Abstract

Fracture studies commonly lack data for the length range between 10 m to 1 km. For this reason, scaling laws are required to extrapolate fracture properties, for example in discrete fracture network models. This study focused on analysis and correlation of topology, orientation and length distribution of multiscale fracture datasets to assess their scalability. The used datasets comprise UAV-derived photogrammetric models from natural outcrops and lineaments mapped using airborne LiDAR, bathymetry and aerogeophysical data, in several contrasting scales and resolutions. This study highlights challenges in acquiring uncensored and coherent brittle structural datasets from source data characterized by a large span of resolutions between the remote sensing datasets and models of the fractured outcrop. In specific, collected data was found to be potentially biased and affected by uncertainties related to both the censoring by sedimentary cover and the scale of observation.
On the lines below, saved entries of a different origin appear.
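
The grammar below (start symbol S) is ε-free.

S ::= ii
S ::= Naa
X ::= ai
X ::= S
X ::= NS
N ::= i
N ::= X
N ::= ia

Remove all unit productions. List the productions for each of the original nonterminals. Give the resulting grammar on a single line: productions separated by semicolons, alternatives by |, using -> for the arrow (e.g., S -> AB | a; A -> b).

S -> ii | Naa; N -> i | NS | ai | ia | ii | Naa; X -> NS | ai | ii | Naa

Unit productions: N->X, X->S.
Unit pairs (A ⇒* B via units): (N,S), (N,X), (X,S).
S: inherits non-unit rules of {S} → Naa | ii.
N: inherits non-unit rules of {N, S, X} → NS | Naa | ai | i | ia | ii.
X: inherits non-unit rules of {S, X} → NS | Naa | ai | ii.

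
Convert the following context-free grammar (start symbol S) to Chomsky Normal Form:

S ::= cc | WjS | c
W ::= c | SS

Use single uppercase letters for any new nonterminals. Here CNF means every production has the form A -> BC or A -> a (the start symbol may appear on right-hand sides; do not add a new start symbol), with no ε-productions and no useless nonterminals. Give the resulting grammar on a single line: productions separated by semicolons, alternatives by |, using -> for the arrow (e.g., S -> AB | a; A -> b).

No ε-productions.
No unit productions to eliminate.
TERM: introduce B -> c, A -> j and substitute in every rule of length ≥2.
BIN: S -> WAS becomes S -> WC, C -> AS.

S -> c | BB | WC; A -> j; B -> c; C -> AS; W -> c | SS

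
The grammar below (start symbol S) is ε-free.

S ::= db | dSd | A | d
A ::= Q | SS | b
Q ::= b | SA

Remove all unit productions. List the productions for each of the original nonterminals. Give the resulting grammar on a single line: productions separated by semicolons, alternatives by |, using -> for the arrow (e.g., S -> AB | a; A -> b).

S -> b | d | SA | SS | db | dSd; A -> b | SA | SS; Q -> b | SA

Unit productions: A->Q, S->A.
Unit pairs (A ⇒* B via units): (A,Q), (S,A), (S,Q).
S: inherits non-unit rules of {A, Q, S} → SA | SS | b | d | dSd | db.
A: inherits non-unit rules of {A, Q} → SA | SS | b.
Q: inherits non-unit rules of {Q} → SA | b.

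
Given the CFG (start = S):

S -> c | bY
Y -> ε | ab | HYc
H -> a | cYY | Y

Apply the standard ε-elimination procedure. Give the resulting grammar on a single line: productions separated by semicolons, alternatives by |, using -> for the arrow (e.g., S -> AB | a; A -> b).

S -> b | c | bY; H -> Y | a | c | cY | cYY; Y -> c | Hc | Yc | ab | HYc

Nullable set: {H, Y}.
S -> bY: Y nullable, giving b | bY.
H -> Y: Y nullable, giving Y.
H -> cYY: Y, Y nullable, giving c | cY | cYY.
Drop Y -> ε.
Y -> HYc: H, Y nullable, giving HYc | Hc | Yc | c.
Unchanged (no nullable symbols): S -> c; H -> a; Y -> ab.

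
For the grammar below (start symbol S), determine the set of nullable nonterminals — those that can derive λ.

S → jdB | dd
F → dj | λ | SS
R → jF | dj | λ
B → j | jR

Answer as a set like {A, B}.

{F, R}

Directly nullable (have an ε-rule): {F, R}.
Not nullable: B, S — each has a terminal in every rule's right-hand side or depends on a non-nullable symbol.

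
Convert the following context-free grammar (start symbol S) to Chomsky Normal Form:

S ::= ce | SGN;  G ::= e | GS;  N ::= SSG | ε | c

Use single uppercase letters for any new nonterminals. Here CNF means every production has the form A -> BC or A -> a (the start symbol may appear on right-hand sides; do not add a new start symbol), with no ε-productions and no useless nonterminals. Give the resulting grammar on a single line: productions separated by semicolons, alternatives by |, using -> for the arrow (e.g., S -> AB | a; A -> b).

Nullable: {N}; after ε-elimination: S -> SG | ce | SGN; G -> e | GS; N -> c | SSG.
No unit productions to eliminate.
TERM: introduce A -> c, B -> e and substitute in every rule of length ≥2.
BIN: N -> SSG becomes N -> SC, C -> SG; S -> SGN becomes S -> SD, D -> GN.

S -> AB | SD | SG; A -> c; B -> e; C -> SG; D -> GN; G -> e | GS; N -> c | SC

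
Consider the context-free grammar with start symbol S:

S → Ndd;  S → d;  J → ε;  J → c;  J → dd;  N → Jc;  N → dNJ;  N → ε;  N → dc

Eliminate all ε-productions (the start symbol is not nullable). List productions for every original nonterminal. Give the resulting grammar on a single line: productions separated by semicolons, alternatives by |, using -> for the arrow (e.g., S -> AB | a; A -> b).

S -> d | dd | Ndd; J -> c | dd; N -> c | d | Jc | dJ | dN | dc | dNJ

Nullable set: {J, N}.
S -> Ndd: N nullable, giving Ndd | dd.
Drop J -> ε.
Drop N -> ε.
N -> Jc: J nullable, giving Jc | c.
N -> dNJ: N, J nullable, giving d | dJ | dN | dNJ.
Unchanged (no nullable symbols): S -> d; J -> c; J -> dd; N -> dc.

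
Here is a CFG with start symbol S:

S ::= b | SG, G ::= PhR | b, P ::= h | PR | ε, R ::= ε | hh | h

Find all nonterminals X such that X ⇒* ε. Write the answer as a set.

{P, R}

Directly nullable (have an ε-rule): {P, R}.
Not nullable: G, S — each has a terminal in every rule's right-hand side or depends on a non-nullable symbol.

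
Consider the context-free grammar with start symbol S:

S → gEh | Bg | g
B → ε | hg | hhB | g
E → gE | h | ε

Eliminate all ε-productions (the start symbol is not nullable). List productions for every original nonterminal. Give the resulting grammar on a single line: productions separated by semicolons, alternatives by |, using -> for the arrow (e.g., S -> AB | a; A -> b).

Nullable set: {B, E}.
S -> Bg: B nullable, giving Bg | g.
S -> gEh: E nullable, giving gEh | gh.
Drop B -> ε.
B -> hhB: B nullable, giving hh | hhB.
Drop E -> ε.
E -> gE: E nullable, giving g | gE.
Unchanged (no nullable symbols): S -> g; B -> g; B -> hg; E -> h.

S -> g | Bg | gh | gEh; B -> g | hg | hh | hhB; E -> g | h | gE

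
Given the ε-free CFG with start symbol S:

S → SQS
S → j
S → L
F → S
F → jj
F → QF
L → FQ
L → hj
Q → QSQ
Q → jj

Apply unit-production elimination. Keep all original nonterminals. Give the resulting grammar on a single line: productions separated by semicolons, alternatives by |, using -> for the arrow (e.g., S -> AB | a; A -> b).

S -> j | FQ | hj | SQS; F -> j | FQ | QF | hj | jj | SQS; L -> FQ | hj; Q -> jj | QSQ

Unit productions: F->S, S->L.
Unit pairs (A ⇒* B via units): (F,L), (F,S), (S,L).
S: inherits non-unit rules of {L, S} → FQ | SQS | hj | j.
F: inherits non-unit rules of {F, L, S} → FQ | QF | SQS | hj | j | jj.
L: inherits non-unit rules of {L} → FQ | hj.
Q: inherits non-unit rules of {Q} → QSQ | jj.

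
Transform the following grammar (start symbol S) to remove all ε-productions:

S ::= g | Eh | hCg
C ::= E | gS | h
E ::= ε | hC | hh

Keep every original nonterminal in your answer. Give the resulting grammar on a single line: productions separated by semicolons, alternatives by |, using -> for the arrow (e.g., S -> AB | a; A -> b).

S -> g | h | Eh | hg | hCg; C -> E | h | gS; E -> h | hC | hh

Nullable set: {C, E}.
S -> Eh: E nullable, giving Eh | h.
S -> hCg: C nullable, giving hCg | hg.
C -> E: E nullable, giving E.
Drop E -> ε.
E -> hC: C nullable, giving h | hC.
Unchanged (no nullable symbols): S -> g; C -> gS; C -> h; E -> hh.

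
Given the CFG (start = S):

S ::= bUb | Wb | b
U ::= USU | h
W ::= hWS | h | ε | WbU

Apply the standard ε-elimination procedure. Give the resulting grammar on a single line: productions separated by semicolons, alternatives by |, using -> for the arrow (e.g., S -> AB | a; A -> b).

S -> b | Wb | bUb; U -> h | USU; W -> h | bU | hS | WbU | hWS

Nullable set: {W}.
S -> Wb: W nullable, giving Wb | b.
Drop W -> ε.
W -> WbU: W nullable, giving WbU | bU.
W -> hWS: W nullable, giving hS | hWS.
Unchanged (no nullable symbols): S -> b; S -> bUb; U -> USU; U -> h; W -> h.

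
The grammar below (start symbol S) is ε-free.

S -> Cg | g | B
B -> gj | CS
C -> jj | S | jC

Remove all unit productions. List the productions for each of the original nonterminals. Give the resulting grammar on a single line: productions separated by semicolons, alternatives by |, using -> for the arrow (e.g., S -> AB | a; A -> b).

Unit productions: C->S, S->B.
Unit pairs (A ⇒* B via units): (C,B), (C,S), (S,B).
S: inherits non-unit rules of {B, S} → CS | Cg | g | gj.
B: inherits non-unit rules of {B} → CS | gj.
C: inherits non-unit rules of {B, C, S} → CS | Cg | g | gj | jC | jj.

S -> g | CS | Cg | gj; B -> CS | gj; C -> g | CS | Cg | gj | jC | jj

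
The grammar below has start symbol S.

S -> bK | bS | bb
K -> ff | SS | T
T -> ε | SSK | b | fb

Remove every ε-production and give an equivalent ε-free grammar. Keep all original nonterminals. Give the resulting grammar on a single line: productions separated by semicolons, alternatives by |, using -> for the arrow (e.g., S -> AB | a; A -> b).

S -> b | bK | bS | bb; K -> T | SS | ff; T -> b | SS | fb | SSK

Nullable set: {K, T}.
S -> bK: K nullable, giving b | bK.
K -> T: T nullable, giving T.
Drop T -> ε.
T -> SSK: K nullable, giving SS | SSK.
Unchanged (no nullable symbols): S -> bS; S -> bb; K -> SS; K -> ff; T -> b; T -> fb.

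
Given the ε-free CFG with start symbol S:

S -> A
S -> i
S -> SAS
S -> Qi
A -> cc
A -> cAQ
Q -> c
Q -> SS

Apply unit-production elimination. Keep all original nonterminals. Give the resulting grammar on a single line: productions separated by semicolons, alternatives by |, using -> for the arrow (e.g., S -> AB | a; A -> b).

Unit productions: S->A.
Unit pairs (A ⇒* B via units): (S,A).
S: inherits non-unit rules of {A, S} → Qi | SAS | cAQ | cc | i.
A: inherits non-unit rules of {A} → cAQ | cc.
Q: inherits non-unit rules of {Q} → SS | c.

S -> i | Qi | cc | SAS | cAQ; A -> cc | cAQ; Q -> c | SS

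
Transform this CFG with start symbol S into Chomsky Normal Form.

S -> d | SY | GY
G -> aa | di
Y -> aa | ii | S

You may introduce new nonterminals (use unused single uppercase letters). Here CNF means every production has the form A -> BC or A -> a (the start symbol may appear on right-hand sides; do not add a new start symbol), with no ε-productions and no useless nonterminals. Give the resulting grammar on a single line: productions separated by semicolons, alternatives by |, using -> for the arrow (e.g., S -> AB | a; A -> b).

No ε-productions.
After unit-elimination: S -> d | GY | SY; G -> aa | di; Y -> d | GY | SY | aa | ii.
TERM: introduce A -> a, B -> d, C -> i and substitute in every rule of length ≥2.

S -> d | GY | SY; A -> a; B -> d; C -> i; G -> AA | BC; Y -> d | AA | CC | GY | SY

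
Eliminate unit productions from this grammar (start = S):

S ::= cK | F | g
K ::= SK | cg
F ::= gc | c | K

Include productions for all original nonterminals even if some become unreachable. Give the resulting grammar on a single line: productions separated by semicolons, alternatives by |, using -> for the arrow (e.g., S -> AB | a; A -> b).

Unit productions: F->K, S->F.
Unit pairs (A ⇒* B via units): (F,K), (S,F), (S,K).
S: inherits non-unit rules of {F, K, S} → SK | c | cK | cg | g | gc.
F: inherits non-unit rules of {F, K} → SK | c | cg | gc.
K: inherits non-unit rules of {K} → SK | cg.

S -> c | g | SK | cK | cg | gc; F -> c | SK | cg | gc; K -> SK | cg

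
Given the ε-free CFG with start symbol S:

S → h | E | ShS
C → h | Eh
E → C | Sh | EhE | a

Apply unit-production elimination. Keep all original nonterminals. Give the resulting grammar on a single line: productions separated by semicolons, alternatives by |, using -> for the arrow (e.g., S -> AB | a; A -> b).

S -> a | h | Eh | Sh | EhE | ShS; C -> h | Eh; E -> a | h | Eh | Sh | EhE

Unit productions: E->C, S->E.
Unit pairs (A ⇒* B via units): (E,C), (S,C), (S,E).
S: inherits non-unit rules of {C, E, S} → Eh | EhE | Sh | ShS | a | h.
C: inherits non-unit rules of {C} → Eh | h.
E: inherits non-unit rules of {C, E} → Eh | EhE | Sh | a | h.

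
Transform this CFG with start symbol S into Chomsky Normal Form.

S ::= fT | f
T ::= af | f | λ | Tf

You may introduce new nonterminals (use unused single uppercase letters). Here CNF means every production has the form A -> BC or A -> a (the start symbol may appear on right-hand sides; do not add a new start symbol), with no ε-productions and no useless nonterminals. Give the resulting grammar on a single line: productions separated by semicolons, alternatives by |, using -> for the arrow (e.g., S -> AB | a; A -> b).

Nullable: {T}; after ε-elimination: S -> f | fT; T -> f | Tf | af.
No unit productions to eliminate.
TERM: introduce B -> a, A -> f and substitute in every rule of length ≥2.

S -> f | AT; A -> f; B -> a; T -> f | BA | TA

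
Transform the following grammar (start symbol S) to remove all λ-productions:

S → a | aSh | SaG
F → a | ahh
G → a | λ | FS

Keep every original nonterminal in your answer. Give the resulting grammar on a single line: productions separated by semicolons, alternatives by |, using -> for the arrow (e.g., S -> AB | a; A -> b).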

Our results revealed differences between lineament and outcrop fracture orientations, as well as difficulties in assessing topological parameters from lineament datasets. The 1:200000 resolution was found best suited to the mapping of lineament length and resulted in a length distribution power law exponent of -1.92. For outcrop fractures that are less than 2 m long, the lognormal length distribution provided the only good fit to our data, while the longer outcrop fractures fitted relatively well with a power law exponent of -2.26.